Mr Dmytrachkivsky also accused the Russian military of launching airstrikes, including using gliding bombs, against its own territory in the area controlled by Ukrainian troops.
At least “23 civilians killed” have been killed in these strikes since the end of August, he said.
AFP is unable to confirm the veracity of these statements.
The spokesman denied any allegations of mistreatment of civilians by Ukrainian military personnel.
“They receive water, food, bread, the military does not offend them,” he said, specifying that the shops and pharmacies were not functioning.
In a statement on Wednesday, the Russian army said it was on the offensive in some areas of the Kursk region and was repelling Ukrainian attacks in others.

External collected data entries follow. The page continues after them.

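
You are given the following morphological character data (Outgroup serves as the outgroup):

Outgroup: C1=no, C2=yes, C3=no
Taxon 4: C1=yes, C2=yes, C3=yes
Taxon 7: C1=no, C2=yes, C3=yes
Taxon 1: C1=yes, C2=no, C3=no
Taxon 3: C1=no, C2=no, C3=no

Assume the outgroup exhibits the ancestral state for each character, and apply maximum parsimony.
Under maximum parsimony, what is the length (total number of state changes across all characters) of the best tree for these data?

4

Character polarity is set by the outgroup: the derived state is whichever differs from the outgroup's state, so for C2 the derived state is 'no', and for the remaining characters it is 'yes'.
C1 (state 'yes') occurs in Taxon 1 and Taxon 4 but conflicts with the nesting implied by the other characters — most parsimoniously interpreted as homoplasy.
C2: derived state 'no' in Taxon 1 and Taxon 3 only — synapomorphy for {Taxon 1, Taxon 3}.
Only Taxon 4 and Taxon 7 show the derived state 'yes' for C3, supporting them as a clade.
Most parsimonious ingroup topology: ((Taxon 4,Taxon 7),(Taxon 1,Taxon 3)).
Changes per character on this tree: C1: 2; C2: 1; C3: 1.
Total = 4.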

Russian arms depot ‘destroyed’
Earlier in the day, Ukraine also claimed to have destroyed a warehouse containing ballistic missiles, aerial bombs and artillery ammunition in western Russia.
On the night of Tuesday to Wednesday, drones “literally destroyed” the depot located in the Russian region of Tver, in Toropets, around 400 km northwest of Moscow, a source from the Ukrainian security services (SBU) told AFP.
Videos posted on social media and by Russian and Ukrainian media showed a series of impressive explosions and a huge plume of smoke. AFP was not immediately able to confirm their authenticity, while Russian authorities acknowledged a fire caused by a drone attack, but did not confirm the target.
Tver regional authorities reported a “massive drone attack” and announced on Telegram that a “fire is being extinguished at the site of drone debris” in Toropets, without mentioning the weapons depot.
The governor of the Tver region, Igor Rudenia, ordered a “partial evacuation of the population” before allowing residents to return home a few hours later.
The Russian Health Ministry reported that 13 people had been hospitalized following the attack, saying their lives were not in danger.
Daily devastated by Russian bombings, Ukraine regularly carries out drone strikes in Russia, sometimes hitting targets far from its borders.
The Russian military announced on Wednesday that it had destroyed 54 Ukrainian drones overnight, half of them over the Russian region of Kursk. In the Belgorod region, four people were injured and hospitalized following a drone attack, according to the governor.